Prof. Markus Wörnle, Leiter der Medizinischen Notaufnahme an der Uniklinik München

Wann jemand ein Fall für die Notaufnahme ist, sei natürlich schwer zu sagen - schließlich hängen mögliche Gefahren auch immer mit Vorerkrankungen und Gesundheitszustand zusammen. "Es ist ganz schwierig so eine Positivliste zu erstellen, weil halt jeder anders ist", sagt Notfallmediziner Wörnle.

Bei welchen Symptomen in die Notaufnahme?

Aus Wörnles Sicht gibt es aber drei Leitbilder, bei denen man in jedem Fall in die Notaufnahme gehen sollte. Zum einen bei Atemnot. "Das kann auch mal nur ein kleiner grippaler Infekt sein, aber es kann auch mal so etwas sein wie eine Lungenembolie oder ein Herzinfarkt", sagt Wörnle.

Auch wer unter Schmerzen in der Brust leidet, sollte die Ursachen sofort abklären lassen. Zwar liegt die Ursache laut Wörnle häufig an Muskeln oder Gelenken - auch ein Herzinfarkt kann sich aber so äußern. Ein weiteres Symptom seien starke Schmerzen. "Denn da kann auch mal so etwas dahinterstecken wie eine Blinddarmentzündung, ein Darmdurchbruch oder ein Magendurchbruch", sagt Wörnle.
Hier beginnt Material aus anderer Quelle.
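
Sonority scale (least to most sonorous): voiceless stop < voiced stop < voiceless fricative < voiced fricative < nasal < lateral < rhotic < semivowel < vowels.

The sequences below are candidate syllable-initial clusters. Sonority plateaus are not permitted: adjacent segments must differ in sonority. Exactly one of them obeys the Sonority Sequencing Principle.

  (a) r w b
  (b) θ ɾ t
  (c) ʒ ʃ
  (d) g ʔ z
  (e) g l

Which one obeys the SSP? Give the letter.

(a) sonority 7-8-2: ill-formed.
(b) sonority 3-7-1: ill-formed.
(c) sonority 4-3: ill-formed.
(d) sonority 2-1-4: ill-formed.
(e) sonority 2-6: well-formed.

e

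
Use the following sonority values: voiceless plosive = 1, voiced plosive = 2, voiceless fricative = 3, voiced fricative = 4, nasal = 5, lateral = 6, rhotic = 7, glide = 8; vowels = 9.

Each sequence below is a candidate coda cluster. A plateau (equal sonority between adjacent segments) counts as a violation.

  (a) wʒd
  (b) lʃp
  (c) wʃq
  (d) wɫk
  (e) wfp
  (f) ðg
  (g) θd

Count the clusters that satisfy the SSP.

(a) sonority 8-4-2: well-formed.
(b) sonority 6-3-1: well-formed.
(c) sonority 8-3-1: well-formed.
(d) sonority 8-6-1: well-formed.
(e) sonority 8-3-1: well-formed.
(f) sonority 4-2: well-formed.
(g) sonority 3-2: well-formed.

7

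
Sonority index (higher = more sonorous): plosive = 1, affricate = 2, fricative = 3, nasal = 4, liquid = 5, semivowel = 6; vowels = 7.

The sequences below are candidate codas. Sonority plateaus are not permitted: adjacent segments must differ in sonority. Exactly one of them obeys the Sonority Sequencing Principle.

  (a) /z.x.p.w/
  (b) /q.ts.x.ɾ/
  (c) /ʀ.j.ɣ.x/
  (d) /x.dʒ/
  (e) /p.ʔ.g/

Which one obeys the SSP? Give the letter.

(a) 3-3-1-6 → violates
(b) 1-2-3-5 → violates
(c) 5-6-3-3 → violates
(d) 3-2 → obeys
(e) 1-1-1 → violates

d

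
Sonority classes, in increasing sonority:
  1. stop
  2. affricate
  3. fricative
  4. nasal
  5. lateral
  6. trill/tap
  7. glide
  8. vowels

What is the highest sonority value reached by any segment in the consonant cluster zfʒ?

3

/z/ — fricative, sonority 3.
/f/ — fricative, sonority 3.
/ʒ/ — fricative, sonority 3.
The maximum is 3.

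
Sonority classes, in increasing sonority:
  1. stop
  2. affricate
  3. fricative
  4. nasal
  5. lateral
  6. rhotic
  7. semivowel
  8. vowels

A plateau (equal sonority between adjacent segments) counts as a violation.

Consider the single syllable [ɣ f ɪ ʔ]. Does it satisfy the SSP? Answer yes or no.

Onset: /ɣ/ is a fricative (sonority 3), /f/ is a fricative (sonority 3); then the nucleus /ɪ/ (sonority 8).
Onset profile 3-3-8 — does not strictly rise throughout.
Coda: /ʔ/ is a stop (sonority 1).
Coda profile 8-1 — falls from the nucleus.

no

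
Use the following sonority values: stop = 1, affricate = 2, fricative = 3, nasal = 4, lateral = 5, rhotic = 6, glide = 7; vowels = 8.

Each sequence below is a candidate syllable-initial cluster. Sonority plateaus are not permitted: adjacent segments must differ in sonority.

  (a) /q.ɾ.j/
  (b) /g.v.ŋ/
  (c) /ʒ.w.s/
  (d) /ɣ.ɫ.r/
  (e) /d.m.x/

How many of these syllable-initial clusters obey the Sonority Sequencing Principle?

(a) 1-6-7 → obeys
(b) 1-3-4 → obeys
(c) 3-7-3 → violates
(d) 3-5-6 → obeys
(e) 1-4-3 → violates

3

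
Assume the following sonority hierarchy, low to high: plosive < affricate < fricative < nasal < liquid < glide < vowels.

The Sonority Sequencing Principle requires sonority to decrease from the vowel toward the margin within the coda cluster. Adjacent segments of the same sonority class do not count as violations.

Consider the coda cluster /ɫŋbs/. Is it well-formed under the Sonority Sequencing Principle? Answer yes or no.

no

/ɫ/ is a liquid (sonority 5).
/ŋ/ is a nasal (sonority 4).
/b/ is a plosive (sonority 1).
/s/ is a fricative (sonority 3).
The profile is 5-4-1-3. Between /b/ (1) and /s/ (3) sonority does not fall, so the cluster violates the SSP.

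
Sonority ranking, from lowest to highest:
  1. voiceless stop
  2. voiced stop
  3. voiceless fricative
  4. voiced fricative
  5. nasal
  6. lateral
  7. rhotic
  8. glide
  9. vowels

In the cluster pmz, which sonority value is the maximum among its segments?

5

/p/: voiceless stop = 1.
/m/: nasal = 5.
/z/: voiced fricative = 4.
The maximum is 5.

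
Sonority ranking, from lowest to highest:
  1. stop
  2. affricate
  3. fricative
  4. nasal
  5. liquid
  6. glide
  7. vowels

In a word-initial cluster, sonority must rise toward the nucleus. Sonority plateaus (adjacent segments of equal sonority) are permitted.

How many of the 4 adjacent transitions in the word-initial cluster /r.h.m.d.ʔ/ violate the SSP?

/r/: liquid = 5.
/h/: fricative = 3.
/m/: nasal = 4.
/d/: stop = 1.
/ʔ/: stop = 1.
/r/→/h/: 5→3 (does not rise) — violation.
/h/→/m/: 3→4 (rises) — ok.
/m/→/d/: 4→1 (does not rise) — violation.
/d/→/ʔ/: 1→1 (plateau, allowed) — ok.

2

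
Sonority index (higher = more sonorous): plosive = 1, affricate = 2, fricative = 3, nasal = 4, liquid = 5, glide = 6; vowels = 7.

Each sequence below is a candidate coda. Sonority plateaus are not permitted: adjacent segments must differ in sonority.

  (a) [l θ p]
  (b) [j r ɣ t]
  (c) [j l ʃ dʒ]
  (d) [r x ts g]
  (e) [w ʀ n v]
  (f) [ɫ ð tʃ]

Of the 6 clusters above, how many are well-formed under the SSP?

(a) sonority 5-3-1: well-formed.
(b) sonority 6-5-3-1: well-formed.
(c) sonority 6-5-3-2: well-formed.
(d) sonority 5-3-2-1: well-formed.
(e) sonority 6-5-4-3: well-formed.
(f) sonority 5-3-2: well-formed.

6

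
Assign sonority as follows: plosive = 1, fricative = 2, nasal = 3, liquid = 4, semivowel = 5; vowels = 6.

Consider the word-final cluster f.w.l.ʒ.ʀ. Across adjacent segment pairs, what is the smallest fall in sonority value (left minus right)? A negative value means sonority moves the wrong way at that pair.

/f/ — fricative, sonority 2.
/w/ — semivowel, sonority 5.
/l/ — liquid, sonority 4.
/ʒ/ — fricative, sonority 2.
/ʀ/ — liquid, sonority 4.
/f/→/w/: change -3.
/w/→/l/: change +1.
/l/→/ʒ/: change +2.
/ʒ/→/ʀ/: change -2.
Minimum = -3.

-3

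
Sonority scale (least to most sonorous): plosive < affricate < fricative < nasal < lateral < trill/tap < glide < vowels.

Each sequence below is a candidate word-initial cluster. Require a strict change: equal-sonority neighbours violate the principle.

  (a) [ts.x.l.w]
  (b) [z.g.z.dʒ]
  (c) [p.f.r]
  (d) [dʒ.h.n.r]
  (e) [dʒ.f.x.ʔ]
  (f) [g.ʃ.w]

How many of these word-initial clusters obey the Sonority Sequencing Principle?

(a) sonority 2-3-5-7: well-formed.
(b) sonority 3-1-3-2: ill-formed.
(c) sonority 1-3-6: well-formed.
(d) sonority 2-3-4-6: well-formed.
(e) sonority 2-3-3-1: ill-formed.
(f) sonority 1-3-7: well-formed.

4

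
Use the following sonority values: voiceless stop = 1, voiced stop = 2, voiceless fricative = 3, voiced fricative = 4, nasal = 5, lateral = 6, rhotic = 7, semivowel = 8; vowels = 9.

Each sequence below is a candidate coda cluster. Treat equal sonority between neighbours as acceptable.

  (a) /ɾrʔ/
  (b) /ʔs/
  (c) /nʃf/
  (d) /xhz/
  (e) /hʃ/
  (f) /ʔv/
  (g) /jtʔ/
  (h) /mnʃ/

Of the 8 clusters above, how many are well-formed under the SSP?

(a) 7-7-1 → obeys
(b) 1-3 → violates
(c) 5-3-3 → obeys
(d) 3-3-4 → violates
(e) 3-3 → obeys
(f) 1-4 → violates
(g) 8-1-1 → obeys
(h) 5-5-3 → obeys

5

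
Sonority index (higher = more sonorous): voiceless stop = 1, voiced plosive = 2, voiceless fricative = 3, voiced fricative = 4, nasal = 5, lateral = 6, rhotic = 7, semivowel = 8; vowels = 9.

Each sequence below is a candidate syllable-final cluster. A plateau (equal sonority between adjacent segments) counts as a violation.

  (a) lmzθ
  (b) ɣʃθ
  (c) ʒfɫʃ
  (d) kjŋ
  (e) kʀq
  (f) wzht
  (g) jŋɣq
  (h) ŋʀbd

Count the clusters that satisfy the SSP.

3

(a) lmzθ: profile 6-5-4-3 — obeys.
(b) ɣʃθ: profile 4-3-3 — violates.
(c) ʒfɫʃ: profile 4-3-6-3 — violates.
(d) kjŋ: profile 1-8-5 — violates.
(e) kʀq: profile 1-7-1 — violates.
(f) wzht: profile 8-4-3-1 — obeys.
(g) jŋɣq: profile 8-5-4-1 — obeys.
(h) ŋʀbd: profile 5-7-2-2 — violates.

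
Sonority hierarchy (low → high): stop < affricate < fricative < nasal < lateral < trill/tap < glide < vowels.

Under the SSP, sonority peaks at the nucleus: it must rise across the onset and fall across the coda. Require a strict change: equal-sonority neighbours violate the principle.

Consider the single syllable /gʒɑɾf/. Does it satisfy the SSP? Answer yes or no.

yes

Onset: /g/ is a stop (sonority 1), /ʒ/ is a fricative (sonority 3); then the nucleus /ɑ/ (sonority 8).
Onset profile 1-3-8 — rises to the nucleus.
Coda: /ɾ/ is a trill/tap (sonority 6), /f/ is a fricative (sonority 3).
Coda profile 8-6-3 — falls from the nucleus.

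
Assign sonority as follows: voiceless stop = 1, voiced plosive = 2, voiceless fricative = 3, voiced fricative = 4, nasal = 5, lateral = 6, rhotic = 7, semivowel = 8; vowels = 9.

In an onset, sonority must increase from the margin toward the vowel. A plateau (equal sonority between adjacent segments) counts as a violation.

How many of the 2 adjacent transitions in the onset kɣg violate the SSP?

/k/: voiceless stop = 1.
/ɣ/: voiced fricative = 4.
/g/: voiced plosive = 2.
/k/→/ɣ/: 1→4 (rises) — ok.
/ɣ/→/g/: 4→2 (does not rise) — violation.

1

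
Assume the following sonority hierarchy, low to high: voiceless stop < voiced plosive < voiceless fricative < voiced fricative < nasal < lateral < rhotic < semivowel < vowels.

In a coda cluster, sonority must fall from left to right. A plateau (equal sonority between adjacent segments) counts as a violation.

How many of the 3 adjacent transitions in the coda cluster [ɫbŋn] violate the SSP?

2

/ɫ/: lateral = 6.
/b/: voiced plosive = 2.
/ŋ/: nasal = 5.
/n/: nasal = 5.
/ɫ/→/b/: 6→2 (falls) — ok.
/b/→/ŋ/: 2→5 (does not fall) — violation.
/ŋ/→/n/: 5→5 (plateau) — violation.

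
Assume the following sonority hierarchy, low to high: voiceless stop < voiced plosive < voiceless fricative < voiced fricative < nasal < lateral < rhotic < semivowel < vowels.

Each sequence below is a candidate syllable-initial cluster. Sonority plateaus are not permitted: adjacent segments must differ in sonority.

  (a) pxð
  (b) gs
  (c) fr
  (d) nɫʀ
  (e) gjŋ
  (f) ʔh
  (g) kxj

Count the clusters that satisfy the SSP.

6

(a) sonority 1-3-4: well-formed.
(b) sonority 2-3: well-formed.
(c) sonority 3-7: well-formed.
(d) sonority 5-6-7: well-formed.
(e) sonority 2-8-5: ill-formed.
(f) sonority 1-3: well-formed.
(g) sonority 1-3-8: well-formed.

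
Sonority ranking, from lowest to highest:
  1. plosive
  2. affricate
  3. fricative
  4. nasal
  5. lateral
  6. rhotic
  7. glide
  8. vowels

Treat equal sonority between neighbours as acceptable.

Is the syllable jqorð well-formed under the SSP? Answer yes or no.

Onset: /j/ is a glide (sonority 7), /q/ is a plosive (sonority 1); then the nucleus /o/ (sonority 8).
Onset profile 7-1-8 — does not rise throughout.
Coda: /r/ is a rhotic (sonority 6), /ð/ is a fricative (sonority 3).
Coda profile 8-6-3 — falls from the nucleus.

no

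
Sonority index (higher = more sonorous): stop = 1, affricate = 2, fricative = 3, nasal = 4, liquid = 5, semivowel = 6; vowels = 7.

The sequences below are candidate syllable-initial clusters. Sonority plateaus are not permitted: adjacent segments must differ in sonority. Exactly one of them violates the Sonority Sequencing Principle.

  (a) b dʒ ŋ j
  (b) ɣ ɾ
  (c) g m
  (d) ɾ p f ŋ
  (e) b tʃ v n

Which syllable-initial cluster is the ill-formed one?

d

(a) 1-2-4-6 → obeys
(b) 3-5 → obeys
(c) 1-4 → obeys
(d) 5-1-3-4 → violates
(e) 1-2-3-4 → obeys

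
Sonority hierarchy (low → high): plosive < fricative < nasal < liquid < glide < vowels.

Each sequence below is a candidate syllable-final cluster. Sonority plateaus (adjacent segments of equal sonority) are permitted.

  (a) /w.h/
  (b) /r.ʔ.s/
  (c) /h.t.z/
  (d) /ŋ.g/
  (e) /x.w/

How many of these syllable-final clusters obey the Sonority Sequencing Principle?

2

(a) 5-2 → obeys
(b) 4-1-2 → violates
(c) 2-1-2 → violates
(d) 3-1 → obeys
(e) 2-5 → violates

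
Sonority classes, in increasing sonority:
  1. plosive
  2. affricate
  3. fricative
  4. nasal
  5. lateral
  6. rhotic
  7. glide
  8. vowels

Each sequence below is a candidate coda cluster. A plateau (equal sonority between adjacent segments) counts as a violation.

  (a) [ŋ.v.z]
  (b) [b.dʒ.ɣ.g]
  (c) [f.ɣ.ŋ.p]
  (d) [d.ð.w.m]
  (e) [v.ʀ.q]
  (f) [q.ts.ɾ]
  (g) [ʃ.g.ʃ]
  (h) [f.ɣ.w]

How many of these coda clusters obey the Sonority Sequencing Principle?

0

(a) 4-3-3 → violates
(b) 1-2-3-1 → violates
(c) 3-3-4-1 → violates
(d) 1-3-7-4 → violates
(e) 3-6-1 → violates
(f) 1-2-6 → violates
(g) 3-1-3 → violates
(h) 3-3-7 → violates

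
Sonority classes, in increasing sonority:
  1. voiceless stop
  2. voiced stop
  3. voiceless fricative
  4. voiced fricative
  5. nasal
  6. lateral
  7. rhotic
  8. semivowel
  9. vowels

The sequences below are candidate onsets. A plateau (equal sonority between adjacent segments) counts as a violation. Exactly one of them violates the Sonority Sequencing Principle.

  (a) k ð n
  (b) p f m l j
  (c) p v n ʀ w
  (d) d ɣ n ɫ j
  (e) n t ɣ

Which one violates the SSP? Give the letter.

(a) sonority 1-4-5: well-formed.
(b) sonority 1-3-5-6-8: well-formed.
(c) sonority 1-4-5-7-8: well-formed.
(d) sonority 2-4-5-6-8: well-formed.
(e) sonority 5-1-4: ill-formed.

e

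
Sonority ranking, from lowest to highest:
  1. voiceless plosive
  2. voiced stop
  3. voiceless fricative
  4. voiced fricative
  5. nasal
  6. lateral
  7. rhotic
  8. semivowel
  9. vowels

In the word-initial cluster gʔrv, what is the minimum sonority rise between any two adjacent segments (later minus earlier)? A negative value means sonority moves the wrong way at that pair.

/g/ — voiced stop, sonority 2.
/ʔ/ — voiceless plosive, sonority 1.
/r/ — rhotic, sonority 7.
/v/ — voiced fricative, sonority 4.
/g/→/ʔ/: change -1.
/ʔ/→/r/: change +6.
/r/→/v/: change -3.
Minimum = -3.

-3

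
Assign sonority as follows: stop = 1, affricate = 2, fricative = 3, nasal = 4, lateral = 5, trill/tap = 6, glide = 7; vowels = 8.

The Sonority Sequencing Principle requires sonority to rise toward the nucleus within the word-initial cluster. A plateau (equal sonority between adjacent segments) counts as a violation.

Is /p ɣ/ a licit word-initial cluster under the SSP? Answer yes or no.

/p/: stop = 1.
/ɣ/: fricative = 3.
The profile 1-3 strictly rises, so the word-initial cluster satisfies the SSP.

yes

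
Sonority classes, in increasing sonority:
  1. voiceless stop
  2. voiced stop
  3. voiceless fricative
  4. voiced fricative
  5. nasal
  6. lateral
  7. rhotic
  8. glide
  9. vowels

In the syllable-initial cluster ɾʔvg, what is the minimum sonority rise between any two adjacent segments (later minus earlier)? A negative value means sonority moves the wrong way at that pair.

/ɾ/: rhotic = 7.
/ʔ/: voiceless stop = 1.
/v/: voiced fricative = 4.
/g/: voiced stop = 2.
/ɾ/→/ʔ/: change -6.
/ʔ/→/v/: change +3.
/v/→/g/: change -2.
Minimum = -6.

-6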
Vorsichtig sollte man auch bei Taubheitsgefühlen oder Blut im Stuhl sein.

Wer aber grundsätzlich gesund ist und unter einer leichten Grippe oder einer Magenverstimmung leidet, sollte einen Termin beim Hausarzt ausmachen oder sich abends und am Wochenende an den ärztlichen Bereitschaftsdienst wenden. Den erreichen Sie unter 116 117.